The appearance of the cigarette case and business cards show that Algernon is on to Jack’s secret, but unwilling to let on that he knows about his friend’s double life. While Algernon’s presentation of the business cards seem to show his faith in the veracity of Jake’s fake identity, he only feigns this belief, instead hoping that the presentation of the cigarette case will compel his friend to tell the truth.
Irked, Jack says that Cecily is his aunt. Algernon goads his friend further, gradually building up contradictions against Jack by asking why the case’s inscription reads: “From little Cecily with her fondest love to her Uncle Jack.” Running out of reasonable excuses, Jack reluctantly confesses that his name is actually Jack and that he goes by “Ernest” in town and “Jack” in the country.
The inscription on the cigarette case not only unravels Jack’s secret, but also symbolizes his double life. While the business cards in Jack’s case say that he is “Ernest,” the case itself shows that he is actually Jack. Just as the case tells two stories, Jack claims two identities.
Jack’s confession confirms Algernon’s suspicion that his friend is a practiced “Bunburyist.” Algernon demands to know why Jack goes by one name in town and the other in the country.
Though the meaning of “Bunburyist,” is not entirely clear, Algernon’s use of the term suggests that he too might be well practiced in the art of deception.
Jack confides in Algernon that Mr. Thomas Cardew adopted him as a young boy. At the time of Cardew’s passing, he left Jack his fortune and made him guardian to his granddaughter, Miss Cecily Cardew, who lives on a country estate. Jack explains that he leads a double life because his responsibilities to Cecily requires him to set a “high moral tone” when he is with her in the country. In the city, Jack can let loose and enjoy himself, so he pretends to have an unruly younger brother named “Ernest,” whose antics in the city compel him to rush off to London frequently.
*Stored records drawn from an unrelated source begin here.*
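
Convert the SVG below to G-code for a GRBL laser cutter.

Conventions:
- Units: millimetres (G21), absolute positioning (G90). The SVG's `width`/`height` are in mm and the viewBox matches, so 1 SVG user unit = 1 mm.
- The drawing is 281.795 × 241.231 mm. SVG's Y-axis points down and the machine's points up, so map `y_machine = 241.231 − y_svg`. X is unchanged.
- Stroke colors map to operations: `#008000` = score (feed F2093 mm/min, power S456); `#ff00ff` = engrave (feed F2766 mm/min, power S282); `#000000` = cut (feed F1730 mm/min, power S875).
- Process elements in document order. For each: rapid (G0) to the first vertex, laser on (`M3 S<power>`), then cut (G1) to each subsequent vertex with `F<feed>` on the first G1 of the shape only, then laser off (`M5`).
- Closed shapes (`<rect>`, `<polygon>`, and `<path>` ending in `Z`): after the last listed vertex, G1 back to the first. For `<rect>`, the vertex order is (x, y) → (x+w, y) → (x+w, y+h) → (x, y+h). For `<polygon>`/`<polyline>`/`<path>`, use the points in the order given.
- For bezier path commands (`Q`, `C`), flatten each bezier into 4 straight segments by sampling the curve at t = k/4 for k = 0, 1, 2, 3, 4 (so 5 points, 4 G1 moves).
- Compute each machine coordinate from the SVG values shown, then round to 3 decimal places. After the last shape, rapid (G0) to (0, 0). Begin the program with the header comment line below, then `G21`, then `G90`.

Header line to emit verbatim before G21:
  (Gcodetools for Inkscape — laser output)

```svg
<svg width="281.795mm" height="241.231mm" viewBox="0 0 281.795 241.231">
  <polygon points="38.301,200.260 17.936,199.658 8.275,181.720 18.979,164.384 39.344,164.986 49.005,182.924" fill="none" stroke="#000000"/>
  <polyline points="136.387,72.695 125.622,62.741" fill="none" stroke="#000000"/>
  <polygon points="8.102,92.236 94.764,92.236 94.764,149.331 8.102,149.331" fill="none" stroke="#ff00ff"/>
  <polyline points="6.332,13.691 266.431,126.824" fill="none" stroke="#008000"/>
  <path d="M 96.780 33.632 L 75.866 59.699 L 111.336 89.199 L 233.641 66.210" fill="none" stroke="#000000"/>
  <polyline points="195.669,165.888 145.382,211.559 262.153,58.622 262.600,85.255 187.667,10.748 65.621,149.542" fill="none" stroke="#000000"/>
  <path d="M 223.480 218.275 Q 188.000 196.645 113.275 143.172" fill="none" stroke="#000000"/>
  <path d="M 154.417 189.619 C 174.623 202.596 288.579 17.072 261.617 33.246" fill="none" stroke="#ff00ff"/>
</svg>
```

(Gcodetools for Inkscape — laser output)
G21
G90
G0 X38.301 Y40.971
M3 S875
G1 X17.936 Y41.573 F1730
G1 X8.275 Y59.511
G1 X18.979 Y76.847
G1 X39.344 Y76.245
G1 X49.005 Y58.307
G1 X38.301 Y40.971
M5
G0 X136.387 Y168.536
M3 S875
G1 X125.622 Y178.490 F1730
M5
G0 X8.102 Y148.995
M3 S282
G1 X94.764 Y148.995 F2766
G1 X94.764 Y91.900
G1 X8.102 Y91.900
G1 X8.102 Y148.995
M5
G0 X6.332 Y227.540
M3 S456
G1 X266.431 Y114.407 F2093
M5
G0 X96.780 Y207.599
M3 S875
G1 X75.866 Y181.532 F1730
G1 X111.336 Y152.032
G1 X233.641 Y175.021
M5
G0 X195.669 Y75.343
M3 S875
G1 X145.382 Y29.672 F1730
G1 X262.153 Y182.609
G1 X262.600 Y155.976
G1 X187.667 Y230.483
G1 X65.621 Y91.689
M5
G0 X223.480 Y22.956
M3 S875
G1 X203.287 Y35.761 F1730
G1 X178.189 Y52.547
G1 X148.185 Y73.313
G1 X113.275 Y98.059
M5
G0 X154.417 Y51.612
M3 S282
G1 X183.483 Y72.845 F2766
G1 X225.705 Y130.997
G1 X259.083 Y188.550
G1 X261.617 Y207.985
M5
G0 X0.000 Y0.000

1 u = 1 mm; y_m = 241.231 − y.

[1] `<polygon>` regular polygon, #000000→cut S875 F1730: (38.301,40.971) → (17.936,41.573) → (8.275,59.511) → (18.979,76.847) → (39.344,76.245) → (49.005,58.307) → (38.301,40.971) (closed)

[2] `<polyline>` line segment, #000000→cut S875 F1730: (136.387,168.536) → (125.622,178.490)

[3] `<polygon>` rectangle, #ff00ff→engrave S282 F2766: (8.102,148.995) → (94.764,148.995) → (94.764,91.900) → (8.102,91.900) → (8.102,148.995) (closed)

[4] `<polyline>` line segment, #008000→score S456 F2093: (6.332,227.540) → (266.431,114.407)

[5] `<path>` open polyline, #000000→cut S875 F1730: (96.780,207.599) → (75.866,181.532) → (111.336,152.032) → (233.641,175.021)

[6] `<polyline>` open polyline, #000000→cut S875 F1730: (195.669,75.343) → (145.382,29.672) → (262.153,182.609) → (262.600,155.976) → (187.667,230.483) → (65.621,91.689)

[7] `<path>` quadratic bezier, #000000→cut S875 F1730: (223.480,22.956) → (203.287,35.761) → (178.189,52.547) → (148.185,73.313) → (113.275,98.059)

[8] `<path>` cubic bezier, #ff00ff→engrave S282 F2766: (154.417,51.612) → (183.483,72.845) → (225.705,130.997) → (259.083,188.550) → (261.617,207.985)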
Jack’s explanation establishes the symbolic role of town and country. Because Jack must set a good example for his ward in the country, it represents a place that is morally strict, prudish, even repressive. Because Jack is able to indulge in the pleasures of city life, town represents a place where the rules are looser and less strict. That Jack’s unruly alter ego “Ernest” resides in the city emphasizes the urban world’s wildness.
Algernon reveals that he has also invented an invalid friend named “Bunbury,” whose maladies are a ready excuse for Algernon whenever he chooses to go into the country. While Jack finds “Bunbury” to be an “absurd name,” Algernon cautions his friend against doing away with a fictional figure, like “Bunbury,” once he is married.